Few sample libraries have been as eagerly anticipated as this latest entry in the Cinematic Studio series. That’s because few sampled libraries have received as nearly universal praise as their strings, solo strings, brass, and piano libraries.

And to my ears this may be the best one in the series.

Cinematic Studio Woodwinds includes solo woodwinds: flute, piccolo, alto flute, oboe, English horn, clarinet, bass clarinet, bassoon, contrabassoon. It also includes à2 flutes, oboes, clarinets, and bassoons. This is a Kontakt Player library, so a full version of Kontakt is not required.

Like the other libraries in the series, it was recorded on the Trackdown scoring stage in Sydney. Developer Alex Wallabank and his team just know how to get a great sound. The sound is lovely even without added reverb, although there is a hall reverb included.

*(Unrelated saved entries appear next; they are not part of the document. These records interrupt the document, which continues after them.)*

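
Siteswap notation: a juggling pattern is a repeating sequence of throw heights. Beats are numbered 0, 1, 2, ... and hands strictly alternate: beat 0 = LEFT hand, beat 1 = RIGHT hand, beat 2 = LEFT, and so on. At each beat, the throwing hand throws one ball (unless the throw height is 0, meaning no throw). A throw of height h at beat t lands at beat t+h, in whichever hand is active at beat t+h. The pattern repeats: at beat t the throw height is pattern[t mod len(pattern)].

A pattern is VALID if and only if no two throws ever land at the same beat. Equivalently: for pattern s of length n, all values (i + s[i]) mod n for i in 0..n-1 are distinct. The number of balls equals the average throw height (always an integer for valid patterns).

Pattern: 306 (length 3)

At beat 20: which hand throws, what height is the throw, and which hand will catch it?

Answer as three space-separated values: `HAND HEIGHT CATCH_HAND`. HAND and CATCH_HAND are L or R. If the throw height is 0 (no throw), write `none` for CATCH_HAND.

Beat 20: 20 mod 2 = 0, so hand = L
Throw height = pattern[20 mod 3] = pattern[2] = 6
Lands at beat 20+6=26, 26 mod 2 = 0, so catch hand = L

Answer: L 6 L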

In keeping with their design philosophy, Cinematic Studio provides the articulations you commonly need and makes them easy to use. It includes sustains and legato (both with and without vibrato); staccato, staccassimo and marcato; sforzando; half and whole note trills; playable runs; and flutter-tongued flutes.

There are three mic positions, but the instruments default to a mix. Selecting one of the mic positions turns off the mix, after which you can enable and mix them individually, even routing them to separate outputs in Kontakt.

Like all the instruments in the Cinematic Studio series, the woodwinds are highly playable. They are also simple to use: CC1 (mod wheel) crossfades between dynamic layers, and CC11 (Expression) controls volume. Turning off legato allows you to play chords, for those who are not purists.

Half step and whole step trills are accomplished by playing two notes about 25 milliseconds apart, with or without legato. You can keyswitch through articulations, or use MIDI Control Changes (you configure the ones you want to use).

Cinematic Studio’s legatos are among the best sounding, but their sustained and marcato lines do have some latency that needs compensating for in your playing (about a quarter of a second). Their rationale is that there’s a slight timbre and dynamic swell when a player gets ready to transition to a connected note, which the library includes for realism. The higher the velocity, the lower the latency.

Some users have been really bothered by this, but I personally have adjusted easily. And Cinematic Studio is quite adamant about this being a feature rather than a bug. From their website: “We feel that it’s worth the effort [compensating for the delay when playing]; this is a fundamental aspect of the library, and will not be changed.”

At the time of this review there are a few bugs that they are working on, but in the past they’ve dealt with them. Demos and excellent walkthrough videos, along with accompanying MIDI files, are available on the Cinematic Studio website.

This library was definitely worth the wait. Of all the sampled instrument sections of the orchestra, woodwinds is the one with the fewest libraries I really like. Even if you don’t own the other members of the series, you should consider this one. It’s on the wetter side, but it has no problem blending with drier libraries.

Beautiful sound, very playable, easy-to-read and uncluttered interface. Now bring on the percussion!